The building blocks of these models (both input & output) are called tokens. Tokens are units of text or code that a model uses to process and generate output. Tokens can be characters, words, subwords, or other segments of text or code, depending on the chosen tokenisation approach.
The following is the cost per inference:
Cost per token (Ct) x [Avg. number of tokens per input (Lti) + Avg. Number of tokens per output (Lto)]
When we take this result and consider how often the service is used, we arrive at the total cost of providing this service over a specific time period.
Here’s what it takes to summarise the transcript from a 30 min call:
Let’s assume this product is built into a transcription service - a user uses this product to record 20 calls a week. At this usage level, the summarisation and Q&A service could result in costs ranging from $20 to several hundred dollars annually for the business. Even at the lower bound, this is a substantial increase in the cost of the product. A $100 base transcription service now costs $120/year.

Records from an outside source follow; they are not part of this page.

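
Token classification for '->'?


Pattern: operator symbol
Type: OPERATOR


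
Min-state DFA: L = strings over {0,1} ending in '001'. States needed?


Track the longest suffix of input matching a prefix of '001': 4 classes (prefixes of length 0..3)
Minimal DFA: 4 states


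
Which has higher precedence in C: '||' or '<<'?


'<<' is shift (level 8); '||' is logical OR (level 1)
Higher level binds tighter
'<<' has higher precedence than '||'


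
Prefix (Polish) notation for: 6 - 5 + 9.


left-to-right (same/higher precedence on left): tree is (+ (- 6 5) 9)
Prefix: + - 6 5 9


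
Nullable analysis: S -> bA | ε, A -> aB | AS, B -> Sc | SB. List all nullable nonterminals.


A nonterminal is nullable iff some alternative derives ε (directly, or every symbol in it is nullable)
Nullable: {S}


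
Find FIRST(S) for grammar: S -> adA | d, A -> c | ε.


Per alternative of S: FIRST(adA) = {a}; FIRST(d) = {d}
FIRST(S) = {a, d}


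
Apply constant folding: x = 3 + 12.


3 + 12 = 15 at compile time
Optimized: x = 15


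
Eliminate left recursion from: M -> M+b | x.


Left-recursive alternatives: M+b; non-recursive: x
Introduce M': M -> xM', M' -> +bM' | ε


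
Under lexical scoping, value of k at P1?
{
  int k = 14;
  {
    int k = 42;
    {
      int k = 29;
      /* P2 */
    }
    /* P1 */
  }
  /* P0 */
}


k declared in the same block as P1
k = 42


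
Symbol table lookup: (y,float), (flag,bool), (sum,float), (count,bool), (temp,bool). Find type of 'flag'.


Lookup 'flag' → type bool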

This additional $20 could be addressed in a few ways:
A savvy team will start by designing a Proof of Concept (POC) using off-the-shelf APIs from platforms like OpenAI or Anthropic but will eventually have to overcome these economics questions. Teams could choose to self-host smaller, more fine-tuned models leading to lower cost of inference, but this opens up its own set of challenges including estimating the number of queries per second (or the peak capacity ) to be handled, the GPU architecture & memory bandwidth that the model requires, and the DevOps effort required to keep the infrastructure running.
Another aspect to highlight is that products with an established customer base will have a much easier time squeezing these features in because their gross margins give them more room to do so. For startups that are AI-first, there’s an added challenge. Unlike established companies, which can cushion the costs with existing revenues, newcomers face tighter margins and a narrower pathway to profitability, even though such companies are also best positioned to innovate on products or take on new problem statements.

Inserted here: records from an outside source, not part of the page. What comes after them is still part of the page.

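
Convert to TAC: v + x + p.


Break into single-operator statements:
t1 = v + x
t2 = t1 + p


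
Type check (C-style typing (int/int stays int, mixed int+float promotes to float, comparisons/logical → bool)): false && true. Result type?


Operand types: bool && bool
Rule: logical operators take bool operands and yield bool
Result type: bool


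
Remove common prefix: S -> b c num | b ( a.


Common prefix: 'b'
Factored: S -> b S', S' -> c num | ( a


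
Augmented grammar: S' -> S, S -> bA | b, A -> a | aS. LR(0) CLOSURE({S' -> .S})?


Start: S' -> .S
For each item with dot before a nonterminal B, add B -> .γ for every B-production
Closure: [S' -> .S, S -> .bA, S -> .b]


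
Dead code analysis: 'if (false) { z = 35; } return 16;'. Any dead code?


condition is constant false, so the whole block is unreachable
Dead: 'if (false) { z = 35; }'


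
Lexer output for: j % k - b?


Scan left to right, longest-match per lexeme
Tokens: ID(j), OP(%), ID(k), OP(-), ID(b)


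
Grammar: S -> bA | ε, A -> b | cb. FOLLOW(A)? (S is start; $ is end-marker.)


$ ∈ FOLLOW(S). For each A -> αBβ: add FIRST(β)\{ε} to FOLLOW(B); if β nullable, add FOLLOW(A).
FOLLOW(A) = {$}


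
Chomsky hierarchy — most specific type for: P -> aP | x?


Right-linear: every RHS is a terminal or a terminal followed by one nonterminal
Classification: Type 3 (Regular)


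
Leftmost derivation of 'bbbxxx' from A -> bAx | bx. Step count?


Derivation: A => bAx => bbAxx => bbbxxx
Steps: 3


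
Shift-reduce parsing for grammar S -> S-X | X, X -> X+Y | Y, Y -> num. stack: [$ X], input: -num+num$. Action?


lookahead ∉ {+} so X won't extend; reduce S -> X
Action: reduce (S -> X)


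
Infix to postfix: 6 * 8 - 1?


Left to right (same or higher precedence on left)
Postfix: 6 8 * 1 -


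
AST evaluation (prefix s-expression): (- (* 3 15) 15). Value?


Evaluate inner: (* 3 15) = 45
Evaluate root: (- 45 15) = 30
Result: 30


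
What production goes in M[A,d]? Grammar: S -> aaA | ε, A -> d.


For [A, d]: 'd' ∈ FIRST(d)
Entry: A -> d


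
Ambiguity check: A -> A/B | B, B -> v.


precedence layered via separate nonterminal B: deterministic
Unambiguous


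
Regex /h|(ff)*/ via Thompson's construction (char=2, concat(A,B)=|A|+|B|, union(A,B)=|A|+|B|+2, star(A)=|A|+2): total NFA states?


Syntax tree has 3 char leaf(s), 1 union(s), 1 star(s)
chars contribute 3×2 = 6; each union adds +2; each star adds +2
Total: 6 + 2 + 2 = 10 states


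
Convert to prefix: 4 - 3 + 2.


left-to-right (same/higher precedence on left): tree is (+ (- 4 3) 2)
Prefix: + - 4 3 2


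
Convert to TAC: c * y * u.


Break into single-operator statements:
t1 = c * y
t2 = t1 * u


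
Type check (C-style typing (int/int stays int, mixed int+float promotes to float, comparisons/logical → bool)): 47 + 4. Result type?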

While we are optimistic that architectures will improve, models will get smaller, and generic hardware will be more performant through open-source innovation and community efforts, AI applications are expected to be compute-bound for the foreseeable future. This means that not every problem is a nail suited to the AI hammer.

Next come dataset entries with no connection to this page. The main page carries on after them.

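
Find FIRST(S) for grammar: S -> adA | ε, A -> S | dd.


Per alternative of S: FIRST(adA) = {a}; FIRST(ε) = {ε}
FIRST(S) = {a, ε}


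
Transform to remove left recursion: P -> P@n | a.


Left-recursive alternatives: P@n; non-recursive: a
Introduce P': P -> aP', P' -> @nP' | ε


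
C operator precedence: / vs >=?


'/' is multiplicative (level 10); '>=' is relational (level 7)
Higher level binds tighter
'/' has higher precedence than '>='


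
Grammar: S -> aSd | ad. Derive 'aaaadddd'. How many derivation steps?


Derivation: S => aSd => aaSdd => aaaSddd => aaaadddd
Steps: 4


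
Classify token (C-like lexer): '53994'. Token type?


Pattern: digits only
Type: INTEGER_LITERAL


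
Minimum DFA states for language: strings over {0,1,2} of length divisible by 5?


Track length mod 5: states 0..4, accept at 0
Minimal DFA: 5 states


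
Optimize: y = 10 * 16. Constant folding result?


10 * 16 = 160 at compile time
Optimized: y = 160


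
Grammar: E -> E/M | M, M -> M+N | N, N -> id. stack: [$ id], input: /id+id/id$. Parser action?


'id' on top is the handle for N -> id
Action: reduce (N -> id)


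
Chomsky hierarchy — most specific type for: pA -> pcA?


LHS has context (more than one symbol) and |LHS| ≤ |RHS|
Classification: Type 1 (Context-Sensitive)


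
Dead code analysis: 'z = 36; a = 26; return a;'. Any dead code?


z is assigned but never read
Dead: 'z = 36'


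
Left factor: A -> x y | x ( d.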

This paradigm shift has massive potential for increased customer value, satisfaction, and revenue streams. However, as companies rush to launch their AI features and shift their entire business model around AI in some cases, teams must align on a clear business case and a willingness to pay for the additional service cost.
As investors, we are interested in the founders’ decision-making process for implementing AI/ML systems into products, not just from a product perspective but more crucially in terms of economic viability. Some of the most interesting conversations we've had have been brainstorming sessions on these aspects, and we look forward to more such engaging discussions and opportunities to invest.